Sunday, October 30, 2011

x86 Segment Registers

8080 is a 8-bit CPU with 16-bit address lines. 16 bits define an address space of 64K. At that time, the prevalent OS is CP/M-80. CP/M loads itself to the top of the installed memory. (This allows CP/M to reside in ROM.) More importantly, it allows the transient (user) program to start at a fixed location in low memory, at address 0100h (256 bytes from the start of memory).

The first 256 bytes are called PSP (program segment prefix) which contains various odd bit of information and buffer for disk I/O. Program will be loaded at 0100h, follow by a section of unused memory. At the end is CP/M. Above that are addresses that are not supported by any installed RAM.

8086 has 20 address lines which gave an address space of 1MB (16x64K). To allow programs written for CP/M to run in (or port to) 8086, segment register was used to point to the starting address for a 64K memory area within the 1M address space. While the CPU can see the full 1MB of memory, the segment register restrict the access to 64K at a time. CP/M program runs in the 64K segment similar to 8080.


Segmenation model was a big plus in allowing more memory to be addressed than a linear model in a 16-bit architecture of 8080.  But when the CPU architecture moved on to 32-bit and 64-bit, the segmentation model is no longer required.

A segment starts on paragraph boundary (16-bytes). To form a 20-bit address, 2 registers are used. One of them is segment register which form the "base". There are 6 segment registers:

CS - code segment
DS - data segment
SS - stack segment
ES - extra segment (a spare segement)
FS and GS are clones for ES

While the segmentation scheme makes porting of CP/M program easy, this has severely complicated the programming model beyond CP/M.

Friday, October 21, 2011

CPU Architecture

Architecture is "what the CPU does". It comprises like instruction set and registers. x86 CPU archtiecture evolves but attained high degree of backward compatibility.
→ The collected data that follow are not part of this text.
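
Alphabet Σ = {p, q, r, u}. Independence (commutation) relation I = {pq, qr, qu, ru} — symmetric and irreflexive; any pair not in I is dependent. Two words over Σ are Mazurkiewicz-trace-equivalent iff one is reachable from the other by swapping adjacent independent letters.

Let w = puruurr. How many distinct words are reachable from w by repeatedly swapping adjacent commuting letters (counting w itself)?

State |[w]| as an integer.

0(p) covers ∅
1(u) covers 0:p
2(r) covers 0:p
3(u) covers 1:u
4(u) covers 3:u
5(r) covers 2:r
6(r) covers 5:r
floor of heap: 0:p
completions by unplaced set U, small U first (add the entries for U minus each lowest piece of U):
  |U|=1: {4}:1  {6}:1
  |U|=2: {3,4}:1  {4,6}:2  {5,6}:1
  |U|=3: {1,3,4}:1  {2,5,6}:1  {3,4,6}:3  {4,5,6}:3
  |U|=4: {1,3,4,6}:4  {2,4,5,6}:4  {3,4,5,6}:6
  |U|=5: {1,3,4,5,6}:10  {2,3,4,5,6}:10
  start at 0(p): 20

20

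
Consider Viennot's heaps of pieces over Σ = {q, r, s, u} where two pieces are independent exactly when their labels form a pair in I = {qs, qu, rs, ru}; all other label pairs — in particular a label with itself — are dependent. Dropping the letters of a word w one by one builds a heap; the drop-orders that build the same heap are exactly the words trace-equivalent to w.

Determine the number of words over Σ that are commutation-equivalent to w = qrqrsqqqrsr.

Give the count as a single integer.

piece 0:q — minimal
piece 1:r rests on {0:q}
piece 2:q rests on {1:r}
piece 3:r rests on {2:q}
piece 4:s — minimal
piece 5:q rests on {3:r}
piece 6:q rests on {5:q}
piece 7:q rests on {6:q}
piece 8:r rests on {7:q}
piece 9:s rests on {4:s}
piece 10:r rests on {8:r}
minimal pieces: {0:q, 4:s}
ways to finish when only these pieces remain (= sum over removing one remaining piece with nothing left below it):
  1 left: {9}→1  {10}→1
  2 left: {4,9}→1  {8,10}→1  {9,10}→2
  3 left: {4,9,10}→3  {7,8,10}→1  {8,9,10}→3
  4 left: {4,8,9,10}→6  {6,7,8,10}→1  {7,8,9,10}→4
  5 left: {4,7,8,9,10}→10  {5,6,7,8,10}→1  {6,7,8,9,10}→5
  6 left: {3,5,6,7,8,10}→1  {4,6,7,8,9,10}→15  {5,6,7,8,9,10}→6
  7 left: {2,3,5,6,7,8,10}→1  {3,5,6,7,8,9,10}→7  {4,5,6,7,8,9,10}→21
  8 left: {1,2,3,5,6,7,8,10}→1  {2,3,5,6,7,8,9,10}→8  {3,4,5,6,7,8,9,10}→28
  9 left: {0,1,2,3,5,6,7,8,10}→1  {1,2,3,5,6,7,8,9,10}→9  {2,3,4,5,6,7,8,9,10}→36
  placing 0:q first → 45 extensions
  placing 4:s first → 10 extensions
total linear extensions = 55

55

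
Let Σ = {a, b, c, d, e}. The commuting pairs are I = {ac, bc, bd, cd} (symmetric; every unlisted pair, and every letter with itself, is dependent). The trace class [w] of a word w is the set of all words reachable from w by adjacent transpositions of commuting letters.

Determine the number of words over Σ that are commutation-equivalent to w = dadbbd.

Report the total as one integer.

piece 0:d — minimal
piece 1:a rests on {0:d}
piece 2:d rests on {1:a}
piece 3:b rests on {1:a}
piece 4:b rests on {3:b}
piece 5:d rests on {2:d}
minimal pieces: {0:d}
ways to finish when only these pieces remain (= sum over removing one remaining piece with nothing left below it):
  1 left: {4}→1  {5}→1
  2 left: {2,5}→1  {3,4}→1  {4,5}→2
  3 left: {2,4,5}→3  {3,4,5}→3
  4 left: {2,3,4,5}→6
  placing 0:d first → 6 extensions

6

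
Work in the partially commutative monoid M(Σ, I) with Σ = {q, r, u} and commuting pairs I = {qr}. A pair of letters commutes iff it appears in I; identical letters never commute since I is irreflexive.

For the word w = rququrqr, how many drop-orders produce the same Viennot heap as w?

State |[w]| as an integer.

0(r) covers ∅
1(q) covers ∅
2(u) covers 0:r, 1:q
3(q) covers 2:u
4(u) covers 3:q
5(r) covers 4:u
6(q) covers 4:u
7(r) covers 5:r
floor of heap: 0:r, 1:q
completions by unplaced set U, small U first (add the entries for U minus each lowest piece of U):
  |U|=1: {6}:1  {7}:1
  |U|=2: {5,7}:1  {6,7}:2
  |U|=3: {5,6,7}:3
  |U|=4: {4,5,6,7}:3
  |U|=5: {3,4,5,6,7}:3
  |U|=6: {2,3,4,5,6,7}:3
  start at 0(r): 3
  start at 1(q): 3
sum over floor = 6

6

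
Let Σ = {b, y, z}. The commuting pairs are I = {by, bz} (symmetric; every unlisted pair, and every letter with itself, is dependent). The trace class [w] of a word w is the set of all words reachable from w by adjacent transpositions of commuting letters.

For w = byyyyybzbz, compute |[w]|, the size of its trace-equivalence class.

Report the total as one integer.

drop 0:b onto floor
drop 1:y onto floor
drop 2:y onto {1:y}
drop 3:y onto {2:y}
drop 4:y onto {3:y}
drop 5:y onto {4:y}
drop 6:b onto {0:b}
drop 7:z onto {5:y}
drop 8:b onto {6:b}
drop 9:z onto {7:z}
ground layer = {0:b, 1:y}
drop-orders for the pieces not yet dropped (sum over which currently-grounded one goes next):
  1 to go: {8} 1  {9} 1
  2 to go: {6,8} 1  {7,9} 1  {8,9} 2
  3 to go: {0,6,8} 1  {5,7,9} 1  {6,8,9} 3  {7,8,9} 3
  4 to go: {0,6,8,9} 4  {4,5,7,9} 1  {5,7,8,9} 4  {6,7,8,9} 6
  5 to go: {0,6,7,8,9} 10  {3,4,5,7,9} 1  {4,5,7,8,9} 5  {5,6,7,8,9} 10
  6 to go: {0,5,6,7,8,9} 20  {2,3,4,5,7,9} 1  {3,4,5,7,8,9} 6  {4,5,6,7,8,9} 15
  7 to go: {0,4,5,6,7,8,9} 35  {1,2,3,4,5,7,9} 1  {2,3,4,5,7,8,9} 7  {3,4,5,6,7,8,9} 21
  8 to go: {0,3,4,5,6,7,8,9} 56  {1,2,3,4,5,7,8,9} 8  {2,3,4,5,6,7,8,9} 28
  if 0:b drops first: 36 orders
  if 1:y drops first: 84 orders
heap linearizations: 120

120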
New instructions were added and width of the CPU expanded from 8 to 16 to 32 to 64 bits. Intel's 32-bits architecture is called IA-32. The new 64-bit architecture is called x86-64 which was invented by AMD. Inte;'s 64-bit architecture is called IA-64 Itanium which was not backward compatible to IA-32.

A CPU's microarchitecture is an implementation of an architecture. Different techniques are used to improve the throughput and speed of the execution (E.g. prefetch, cache, micro-op fusion etc.).